Is it me, or is something funny going on?

Succumbed to temptation

They say the flesh is weak, but the mind can be weaker.

It was my sister in law's birthday last weekend so we went over there for some pie and, well, coffee.

I would've said no to the coffee if it had been made in the regular fashion. But of course things never go the way you want. Especially for the occassion they dug up this contraption from the '60s.

The way it works: you put water in the bottom bowl, coffee in the upper bowl. You put a candle under the bottom bowl, which boils the water, which then travels up through a tube into the upper bowl, where it mixes with the coffee. When all of the water has risen, you simply remove the candle and your beverage simply drops back into the bottom bowl from which you can pour it into the cups.

So how can you say no to coffee after such a display?

Friday, October 26, 2007

Strange van

I don't know whether I should be writing this, because it could just be me going crazy from my coffee "break". Yet it's only been one day, which is a bit early for hallucinations.

For three mornings in a row now, when I left the house for work, there was this silver van parked a few spaces up the road, headlights on, engine running, apparently waiting for something or someone.

It might be a coincidence, but each time I stepped into my car, the van pulled out and drove off.

It always drove in the same direction I have to go, so I could follow it until we reached the freeway. Then I lost track of it, since I'm one of the few people still respecting speed limits.

I'm thinking of following the van the next time and see which exit it takes.

Thursday, October 25, 2007

No more coffee

New Year's two months away, but I'm already making a resolution.

I've been having these irritating stomach aches. Like there's an animal inside me trying to eat its way out. Or like I swallowed a knife and it's stabbing me every time I breathe.

It's the coffee. I'm sure of it.

Well, not only the coffee. It's probably the combination of drinking this vile substance and having to go out into the real world every morning and evening.

Home is safe.
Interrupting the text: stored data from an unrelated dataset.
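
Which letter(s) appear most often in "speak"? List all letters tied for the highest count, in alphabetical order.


Word: "speak"
Letter counts:
  'a': 1
  'e': 1
  'k': 1
  'p': 1
  's': 1
Maximum count = 1
Most frequent = 'a', 'e', 'k', 'p', 's' (1 time each)


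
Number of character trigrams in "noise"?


Word: "noise" (length 5)
Number of 3-grams = length - 3 + 1 = 5 - 3 + 1
= 3


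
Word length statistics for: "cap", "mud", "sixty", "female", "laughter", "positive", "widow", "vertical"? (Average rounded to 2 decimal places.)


Lengths: "cap"=3, "mud"=3, "sixty"=5, "female"=6, "laughter"=8, "positive"=8, "widow"=5, "vertical"=8
Sum = 46, Count = 8
Average = 46/8 = 5.75
= avg=5.75, min=3, max=8


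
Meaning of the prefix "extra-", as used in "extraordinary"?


Prefix: extra-
Example: extraordinary = extra- + ordinary
Meaning = beyond


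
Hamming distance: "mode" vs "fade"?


Comparing character by character (same length = 4):
  Pos 0: 'm' vs 'f' !=
  Pos 1: 'o' vs 'a' !=
  Pos 2: 'd' vs 'd' =
  Pos 3: 'e' vs 'e' =
Hamming distance = 2


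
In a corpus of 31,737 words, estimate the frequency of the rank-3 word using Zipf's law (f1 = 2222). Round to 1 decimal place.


Zipf's law: f(r) = f(1) / r
f(1) = 2222
f(3) = 2222 / 3
= 740.7 occurrences


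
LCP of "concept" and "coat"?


Word 1: "concept"
Word 2: "coat"
Comparing from start:
  Pos 0: 'c' == 'c'
  Pos 1: 'o' == 'o'
  Pos 2: 'n' != 'a' (stop)
LCP = "co" (length 2)


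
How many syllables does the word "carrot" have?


Word: "carrot"
Syllable breakdown: car · rot
Counting: 2 parts
= 2 syllables


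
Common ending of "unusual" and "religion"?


Word 1: "unusual"
Word 2: "religion"
Comparing from end:
  Pos -1: 'l' != 'n' (stop)
LCS = "" (length 0)


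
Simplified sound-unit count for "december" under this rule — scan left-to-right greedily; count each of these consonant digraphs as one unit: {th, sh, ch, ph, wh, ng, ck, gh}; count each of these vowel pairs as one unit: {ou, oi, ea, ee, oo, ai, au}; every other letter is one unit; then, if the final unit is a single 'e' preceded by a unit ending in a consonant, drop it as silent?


Word: "december" (8 letters)
Left-to-right scan:
  1. 'd' (letter)
  2. 'e' (letter)
  3. 'c' (letter)
  4. 'e' (letter)
  5. 'm' (letter)
  6. 'b' (letter)
  7. 'e' (letter)
  8. 'r' (letter)
Units from scan: 8
Sound units = 8 units


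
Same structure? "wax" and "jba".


Pattern of "wax": [0, 1, 2]
Pattern of "jba": [0, 1, 2]
Patterns match
Same pattern = Yes


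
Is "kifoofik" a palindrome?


Word: "kifoofik"
Reversed: "kifoofik"
Forward == Backward? kifoofik == kifoofik
Palindrome = Yes


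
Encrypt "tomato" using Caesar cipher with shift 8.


Word: "tomato"
Shift: 8
Each letter → (letter + shift) mod 26:
  't' (19) + 8 = 1 → 'b'
  'o' (14) + 8 = 22 → 'w'
  'm' (12) + 8 = 20 → 'u'
  'a' (0) + 8 = 8 → 'i'
  't' (19) + 8 = 1 → 'b'
  'o' (14) + 8 = 22 → 'w'
Result = "bwuibw"


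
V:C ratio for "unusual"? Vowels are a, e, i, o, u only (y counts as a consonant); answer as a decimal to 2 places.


Word: "unusual"
Vowels (a,e,i,o,u): 4
Consonants: 3
Ratio = 4/3
= 1.33


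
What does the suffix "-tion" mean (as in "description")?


Suffix: -tion
Example: description (describe + -tion, with a spelling change)
Meaning = act or process


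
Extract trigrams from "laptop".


Word: "laptop" (length 6)
Number of trigrams = 6 - 3 + 1 = 4
  Position 0: "lap"
  Position 1: "apt"
  Position 2: "pto"
  Position 3: "top"
Trigrams = "lap", "apt", "pto", "top"


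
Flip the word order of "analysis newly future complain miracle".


Original: "analysis newly future complain miracle"
Words (1..n): analysis | newly | future | complain | miracle
Reversed (n..1): miracle | complain | future | newly | analysis
Result = "miracle complain future newly analysis"


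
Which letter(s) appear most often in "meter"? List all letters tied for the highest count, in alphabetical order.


Word: "meter"
Letter counts:
  'e': 2
  'm': 1
  'r': 1
  't': 1
Maximum count = 2
Most frequent = 'e' (2 times each)


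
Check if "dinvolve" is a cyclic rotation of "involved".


Word: "involved", Candidate: "dinvolve"
Method: check if candidate is substring of word+word
"involvedinvolved" contains "dinvolve"? Yes
Is rotation = Yes


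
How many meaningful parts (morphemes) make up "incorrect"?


Word: "incorrect"
Morphemes: in- + correct
Each morpheme carries meaning
= 2 morphemes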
Work is safe. It's those pesky transitional phases that bother me. When you combine caffeine with traffic stress, apparently you get stomach aches.

So no more coffee, since that's easier to accomplish than no more traffic. I've switched to tea. Stress-relieving tea, at that.
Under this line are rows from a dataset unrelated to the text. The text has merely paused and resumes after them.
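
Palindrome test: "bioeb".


Word: "bioeb"
Reversed: "beoib"
Forward == Backward? bioeb != beoib
Palindrome = No


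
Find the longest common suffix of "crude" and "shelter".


Word 1: "crude"
Word 2: "shelter"
Comparing from end:
  Pos -1: 'e' != 'r' (stop)
LCS = "" (length 0)


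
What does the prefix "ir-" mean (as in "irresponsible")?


Prefix: ir-
As in: irresponsible -> ir- + responsible
Meaning = not


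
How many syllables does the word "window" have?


Word: "window"
Syllable breakdown: win-dow
Counting: 2 parts
= 2 syllables


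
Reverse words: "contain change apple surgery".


Original: "contain change apple surgery"
Words (1..n): contain | change | apple | surgery
Reversed (n..1): surgery | apple | change | contain
Result = "surgery apple change contain"


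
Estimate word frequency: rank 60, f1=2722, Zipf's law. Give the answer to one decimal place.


Zipf's law: f(r) = f(1) / r
f(1) = 2722
f(60) = 2722 / 60
= 45.4 occurrences


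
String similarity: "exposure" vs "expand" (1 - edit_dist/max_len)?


Word 1: "exposure" (length 8)
Word 2: "expand" (length 6)
One optimal edit sequence:
  1. keep 'e'
  2. keep 'x'
  3. keep 'p'
  4. delete 'o'  (+1)
  5. delete 's'  (+1)
  6. substitute 'u' -> 'a'  (+1)
  7. substitute 'r' -> 'n'  (+1)
  8. substitute 'e' -> 'd'  (+1)
Edit distance = 5
Max length = max(8, 6) = 8
Similarity = 1 - 5/8
= 0.3750


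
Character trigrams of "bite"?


Word: "bite" (length 4)
Number of trigrams = 4 - 3 + 1 = 2
  Position 0: "bit"
  Position 1: "ite"
Trigrams = "bit", "ite"


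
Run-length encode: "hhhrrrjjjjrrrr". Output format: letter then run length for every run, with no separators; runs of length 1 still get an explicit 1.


String: "hhhrrrjjjjrrrr"
Scanning for consecutive runs:
  'h' x 3
  'r' x 3
  'j' x 4
  'r' x 4
RLE = "h3r3j4r4"


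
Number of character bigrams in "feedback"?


Word: "feedback" (length 8)
Number of 2-grams = length - 2 + 1 = 8 - 2 + 1
= 7


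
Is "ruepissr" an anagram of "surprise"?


Word 1: "surprise" → sorted: eiprrssu
Word 2: "ruepissr" → sorted: eiprrssu
Same letters? eiprrssu == eiprrssu
Anagram = Yes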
It'll be hard, though. Asking for and drinking coffee is such a habit. When you go out, when you visit friends or family, at home after a hearty meal, in the morning when you need to wake yourself up ... Coffee is everywhere! How do you keep away from it?

I guess it's like people stopping with smoking. Or an alcoholic giving up the drink. A drug addict kicking off. Do they have coffee rehabs?

Friday, October 19, 2007

The night sky

Nothing I miss more than the view of the stars.
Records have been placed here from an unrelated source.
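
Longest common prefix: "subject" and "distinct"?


Word 1: "subject"
Word 2: "distinct"
Comparing from start:
  Pos 0: 's' != 'd' (stop)
LCP = "" (length 0)


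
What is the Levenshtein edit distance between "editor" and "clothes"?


Word 1: "editor" (length 6)
Word 2: "clothes" (length 7)
One optimal edit sequence (insert/delete/substitute each cost 1):
  1. substitute 'e' -> 'c'  (+1)
  2. substitute 'd' -> 'l'  (+1)
  3. substitute 'i' -> 'o'  (+1)
  4. keep 't'
  5. insert 'h'  (+1)
  6. substitute 'o' -> 'e'  (+1)
  7. substitute 'r' -> 's'  (+1)
Total edit operations: 6
Edit distance = 6


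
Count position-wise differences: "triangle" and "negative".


Comparing character by character (same length = 8):
  Pos 0: 't' vs 'n' !=
  Pos 1: 'r' vs 'e' !=
  Pos 2: 'i' vs 'g' !=
  Pos 3: 'a' vs 'a' =
  Pos 4: 'n' vs 't' !=
  Pos 5: 'g' vs 'i' !=
  Pos 6: 'l' vs 'v' !=
  Pos 7: 'e' vs 'e' =
Hamming distance = 6


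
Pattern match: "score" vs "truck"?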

Many years ago I sat in a lounger in our backyard with my mom, gazing up in anticipation of the annual meteor shower in mid-August, the Perseids.

No meteor shower when I went back home last night, but all those stars just sitting there high above, shining bright ... It did something to me.

It must've been at least six months since I last saw the stars like that.

I moved to the city. Too much artificial light to see the stars. When nature succeeds in making you halt all your actions and simply stand there to take it all in, you realize how petty all our luxurious worries are, how hard we strive for all the wrong things.

I need to remember to return to our old backyard once in a while so I don't forget that.

Tuesday, September 18, 2007

Childhood

I cried on my first day of preschool.

You're dragged from the safety of your home, you're forced inside an unfamiliar environment, you're faced with strangers and who knows what they are capable of.

Preschool is the foundation of how you approach new relationships in the future. It taught me that you don't get to choose who you meet, thus it's better to give everyone a chance than make a fuss about them before you really get to know them.

If you spend enough time with them and they still turn out to be bastards, then at least you know for sure. Be wary of all prejudice.